Он уже чуть скосил глаза, оглядывая тропку, по которой пришел. Триста-четыреста метров до речушки, потом плотина, а потом и дом. Всего пятьсот метров кросса. А ведь когда-то он пробегал эти полкилометра за минуту. Так что никакие не десять… Две-три минуты и все — и нет этого проклятого мига. Его — одетого во все спортивное — даже останавливать никто не будет. А дома он примет душ, позвонит Фанерному Быку, потом в Главк, за ним пришлют машину и все — он среди «других людей» и забудет и этот лес, и грустный, ожидавший его автомобиль, и этого хранителя с пузцом.

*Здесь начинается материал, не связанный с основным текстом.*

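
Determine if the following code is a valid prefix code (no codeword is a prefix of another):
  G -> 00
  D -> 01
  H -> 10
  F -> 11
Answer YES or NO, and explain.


Checking each pair (does one codeword prefix another?):
  G='00' vs D='01': no prefix
  G='00' vs H='10': no prefix
  G='00' vs F='11': no prefix
  D='01' vs G='00': no prefix
  D='01' vs H='10': no prefix
  D='01' vs F='11': no prefix
  H='10' vs G='00': no prefix
  H='10' vs D='01': no prefix
  H='10' vs F='11': no prefix
  F='11' vs G='00': no prefix
  F='11' vs D='01': no prefix
  F='11' vs H='10': no prefix
No violation found over all pairs.

YES -- this is a valid prefix code. No codeword is a prefix of any other codeword.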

Он знал, как быстро освободиться от державших его чужих рук. Свою руку надо резко крутануть в сторону чужого большого пальца. В нем меньше силы, чем в четырех. Он знал это давно, от классической борьбы, которой занимались они с Ширей. Знал он это не разумом — это знали его схваченные сейчас руки. И руки его, вспомнив это, ловко и быстро крутнувшись вокруг чужих, стали свободны. Это были микроны еще неосознанной свободы, и теперь надо было увеличивать эту свободу. Для верности надо было оттолкнуть чужие руки, ударить по ним сверху… А можно было развернуться и бежать от этих рук, увеличивая свободу и приближаясь к своему будущему, в котором было все так понятно и спокойно.

Он не сделал ни того, ни другого. Он просто грубо и резко оттолкнул мешавшее его будущему тело с пузцом. Желтая, посыпанная песком тропинка была пуста… И тут он встретился с теплыми глазами тощего человека. В них светилась надежда свободы. Свободы, которой не было в нем самом. И опять услышал он слова тощего: «Брат… Матерью клянусь». И в них тоже была надежда. И бурным, мощным, все заглушающим потоком лилась надежда свободы от счастья маленьких людей за спиной Гулливера.